J’ai appris, en plusieurs décennies de vie publique, qu’en politique il ne fait jamais, mais véritablement jamais bon être porteur de mauvaises nouvelles. Tout doit être positif ou au moins présenté comme positif, car les gens, quel que soit leur rôle, n’aiment que ce qui les rassure. J’ai été et je reste un admirateur inconditionnel de Pierre Mendés France. C’est par lui que je suis entré, à l’époque, au PSU de Michel Rocard et c’est lui qui guide une bonne part de mes pas sur les chemins du quotidien. J’ai lu et relu les livres qui résument sa pensée, car c’est un véritable réconfort de se souvenir qu’il ne fut en aucune manière le chantre de la facilité.
Pour lui rien n’était impossible pourvu qu’on sache inlassablement l’expliquer au peuple, et qu’on lui dise la vérité.

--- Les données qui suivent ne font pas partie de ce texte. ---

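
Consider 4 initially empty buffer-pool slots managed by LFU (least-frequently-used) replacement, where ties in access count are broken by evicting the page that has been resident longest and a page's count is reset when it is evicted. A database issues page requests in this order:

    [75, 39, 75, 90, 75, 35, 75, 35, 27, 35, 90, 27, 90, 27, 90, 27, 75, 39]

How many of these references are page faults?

75: fault, frames [75]
39: fault, frames [75, 39]
75: hit
90: fault, frames [75, 39, 90]
75: hit
35: fault, frames [75, 39, 90, 35]
75: hit
35: hit
27: fault, evict 39, frames [75, 90, 35, 27]
35: hit
90: hit
27: hit
90: hit
27: hit
90: hit
27: hit
75: hit
39: fault, evict 35, frames [75, 90, 27, 39]
Page faults: 6.

6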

Ainsi, voici une déclaration de Pierre Mendès France à l’Assemblée nationale après le revers militaire de Cao Bang (1950) en Indochine : « […] Il faut en finir avec des méthodes qui ne relèvent ni de la puissance, ni de l’habileté, ni de la force, ni de la politique, avec une action constamment velléitaire, équivoque, hésitante, et dont la faillite était éclatante, longtemps avant les difficultés militaires de ces derniers jours. En vérité, il faut choisir entre deux solutions également difficiles mais qui sont les seules vraiment qu’on puisse défendre à cette tribune sans mentir…. La première consiste à réaliser nos objectifs en Indochine par le moyen de la force militaire. Si nous la choisissons, évitons enfin les illusions et les mensonges pieux. Il nous faut pour obtenir rapidement des succès militaires décisifs, trois fois plus d’effectifs et trois fois plus de crédits ; et il nous les faut très vite... L’autre solution consiste à rechercher un accord politique, un accord évidemment avec ceux qui nous combattent. Sans doute, ne sera-ce pas facile… Un accord, cela signifie des concessions, de larges concessions, sans aucun doute plus importantes que celles qui auraient été suffisantes naguère. Et l’écart qui séparera les pertes maintenant inéluctables et celles qui auraient suffi voici trois ou quatre ans mesurera le prix que nous payerons pour nos erreurs impardonnables… », Journal officiel, 1950 Ces propos, liés à un conflit auquel il mettra provisoirement un terme, résume parfaitement le courage en politique. Mendès allie la lucidité et la franchise. Autant de vertus que notre société ne supporte plus, que les gens qui comptent exècrent, que les médias oublient au nom d’un parti pris absolu, que les élus ne veulent plus entendre. Il faut la fermer pour être heureux !
De réunions en réunions, j’affirme que les deux réformes en cours, traitant des collectivités territoriales, conduiront à la perte de la République telle que nous la connaissons, mais c’est souvent avec ironie, indifférence ou même mépris que les auditoires répondent. Ils ne croient pas les « oiseaux de mauvais augure » qui annoncent une première année 2011 terrible financièrement pour le Pays et ensuite, dès la réélection de qui vous savez, un plan d’austérité sans pareil, suivi d’un verrouillage institutionnel méthodique de toute forme d’opposition. Dire la vérité dans ce monde, c’est s’exposer à d’inévitables représailles, à une féroce jalousie et plus encore à une recherche effrénée des raisons pour lesquelles vous tentez de vous mettre en avant. Seulement « parler vrai » devient suspect ! On a d’autant plus d’ambitions qu’on la ramène!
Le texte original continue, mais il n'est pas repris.